For use cases where you don't want your entities to be indexed immediatelly, e.g. when it needs further processing, you can set `Becklyn\SearchBundle\Mapping\Item#autoIndex` to `false`. This will force the Doctrine lifecycle handler to skip the automatic index update for this entity.

**Warning** This shifts the responsibility of indexing an entity from the bundle's code into the application's code by invoking the `becklyn.search.indexer`.

```php
$this->get("becklyn.search.indexer")->index(SearchableEntityInterface $entity);
```

Or by running the Symfony CLI `becklyn:search:index` command. The index command isn't affected by this option.

#### Manual indexing

#### CLI command indexing

To (re-)index your entities from the CLI, the `becklyn/search-bundle` exposes the `becklyn:search:index` command. For more commands please see the [CLI commands](#cli-commands) section.

The `becklyn:search:index` command indexes *all* entities irregardless of the `autoIndex` setting.

#### Programatic indexing

If you want to index programatically, just retrieve an instance of the `becklyn.search.indexer` service and call the `index` method:

```php
$this->get("becklyn.search.indexer")->index(SearchableEntityInterface $entity);
```

#### Modifying the indexed data

The indexed data can be modified by listening to the `"becklyn_search.index"` event (or `Becklyn\SearchBundle\Event\IndexEntityEvent::EVENT`).

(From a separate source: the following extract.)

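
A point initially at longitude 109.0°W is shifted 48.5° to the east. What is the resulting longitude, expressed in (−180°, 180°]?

60.5°W

Start at -109.0°; shift +48.5° → -60.5°.
-60.5° already lies in (−180°, 180°].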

Your listener receives an `Becklyn\SearchBundle\Event\IndexEntityEvent` with the already serialized data and the entity to serialize:

```php
use Becklyn\SearchBundle\Event\IndexEntityEvent;

public function myEventListener (IndexEntityEvent $event)
{
$data = $event->getData();
$entity = $event->getEntity();

if (42 === $entity->getId())
{
$data["property-headline"] = "The answer to everything.";
$event->setData($data);
}
}
```

For now, the listener has to know the internal field name, unfortunately. This will be improved in a future version.

Entity Loader
-------------

A search item can define a custom entity loader:

```php
use Becklyn\SearchBundle\Mapping as Search;

/**
* @Search\Item(loader="custom.service:method")
*/
class Example
{
}
```

If a custom loader is defined, the service is fetched and the method called. The loader syntax translates to a call like this:

```php
/**
* @Search\Item(loader="custom.service:method")
*/

// --> will load the entities using
$container->get("custom.service")->method(int[] $ids = null);
```
The method must have an optional array parameter.
If the loader is called with `null`, all entities should be returned.
If the loader is called with `int[]`, only the entities with an id in the `int` array have to be loaded.

It is not required to load entities for *all* provided ids, as the missing search results will just be removed from the result list.

The loader **must** return an `EntityLoaderResult`.

Filtering
---------

In some cases the searched items should be filtered by a field other than the language.

```php
use Becklyn\SearchBundle\Mapping as Search;

class SomeClass
{
/**
* @Search\Filter("filter")
*/
public $property;

/**
* @Search\Filter("another-filter")
*/
public function method ()
{
// ...
}
}
```

The annotation has a single required attribute: the name of the filter.
This name needs to be unique across the app.

When searching, you can filter for hits with this specific filter values like this:

```php
$searchResult = $this->get("becklyn.search.client")->search(
"some search text",
$english,
[],
[
"filter" => "value",
"another-filter" => "another value",
]
);
```

CLI Commands
------------

The bundle exposes multiple CLI commands.

| Command | Description |
| ------------------------- | -------------------------------------------------------------------- |
| `becklyn:search:client` | Search directly from the CLI |
| `becklyn:search:debug` | Shows various debug output and tests connection to the ElasticSearch |
| `becklyn:search:index` | (Re-)indexes all entities |
| `becklyn:search:metadata` | (Re-)generates and caches entity metadata |

For additional parameters and options for each command, please directly consult the commands help, e.g. `php bin/console becklyn:search:client --help`.